Talk – The Land-Sea Conjunction Junction…what’s the function? Connecting coastal places, people, and science

from Senator George J. Mitchell Center for Sustainability Solutions

Talk – The Land-Sea Conjunction Junction…what’s the function? Connecting coastal places, people, and science

Monday, October 19 at 3pm

Sponsored by the Senator George J. Mitchell Center for Sustainability Solutions at the University of Maine

This talk is available virtually via Zoom.Registration is required. Go to umaine.edu/mitchellcenter to register and receive Zoom connection information.

Speakers: Lauren Ross, Civil and Environmental Engineering, UMaine
Sean Smith, Earth & Climate Sciences; Mitchell Center for Sustainability Solutions, UMaine

A grand challenge of coastal pollution management is the development and application of useful ways to approach functional biophysical relations and effectively communicate observed coastal patterns to diverse groups of people that often connect parts of a story, events, and decisions in different ways. The research to frame solutions to pollution problems affecting shellfishing communities has led the team through lessons similar to that of the Conjunction Junction song in the Schoolhouse Rock educational series. Conjunctions are about connections, and coastal pollution research and science communication is all about that in estuaries at the junction of coastal watersheds and the sea. This coastal research focuses on socio-biophysical dynamics where freshwater flows, tidal circulation of seawater, and coastal shellfishing communities connect. The goal is to help make science-based decisions to guide whether to close shellfish harvesting in response to estuary water quality conditions.

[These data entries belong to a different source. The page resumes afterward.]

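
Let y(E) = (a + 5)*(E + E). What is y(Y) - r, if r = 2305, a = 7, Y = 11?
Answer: -2041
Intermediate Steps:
y(E) = 24*E (y(E) = (7 + 5)*(E + E) = 12*(2*E) = 24*E)
y(Y) - r = 24*11 - 1*2305 = 264 - 2305 = -2041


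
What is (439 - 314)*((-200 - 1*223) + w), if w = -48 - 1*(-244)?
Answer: -28375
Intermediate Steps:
w = 196 (w = -48 + 244 = 196)
(439 - 314)*((-200 - 1*223) + w) = (439 - 314)*((-200 - 1*223) + 196) = 125*((-200 - 223) + 196) = 125*(-423 + 196) = 125*(-227) = -28375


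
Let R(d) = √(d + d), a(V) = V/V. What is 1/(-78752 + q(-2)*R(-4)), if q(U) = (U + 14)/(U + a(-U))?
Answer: I/(8*(-9844*I + 3*√2)) ≈ -1.2698e-5 + 5.4727e-9*I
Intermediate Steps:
a(V) = 1
q(U) = (14 + U)/(1 + U) (q(U) = (U + 14)/(U + 1) = (14 + U)/(1 + U))
R(d) = √2*√d (R(d) = √(2*d) = √2*√d)
1/(-78752 + q(-2)*R(-4)) = 1/(-78752 + ((14 - 2)/(1 - 2))*(√2*√(-4))) = 1/(-78752 + (12/(-1))*(√2*(2*I))) = 1/(-78752 + (-1*12)*(2*I*√2)) = 1/(-78752 - 24*I*√2)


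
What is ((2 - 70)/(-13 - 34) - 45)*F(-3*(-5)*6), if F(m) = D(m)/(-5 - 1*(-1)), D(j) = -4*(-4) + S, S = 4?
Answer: 10235/47 ≈ 217.77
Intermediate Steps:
D(j) = 20 (D(j) = -4*(-4) + 4 = 16 + 4 = 20)
F(m) = -5 (F(m) = 20/(-5 - 1*(-1)) = 20/(-5 + 1) = 20/(-4) = 20*(-¼) = -5)
((2 - 70)/(-13 - 34) - 45)*F(-3*(-5)*6) = ((2 - 70)/(-13 - 34) - 45)*(-5) = (-68/(-47) - 45)*(-5) = (-68*(-1/47) - 45)*(-5) = (68/47 - 45)*(-5) = -2047/47*(-5) = 10235/47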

Lauren Ross is an assistant professor in the Civil and Environmental Engineering Department. Her research involves understanding tidal processes in estuarine and coastal environments.

Sean Smith is an associate professor in the School of Earth and Climate Sciences with a joint appointment to the Mitchell Center. His research seeks to understand processes that shape the earth’s landscape with attention to alterations of hillslope and stream conditions by human activities.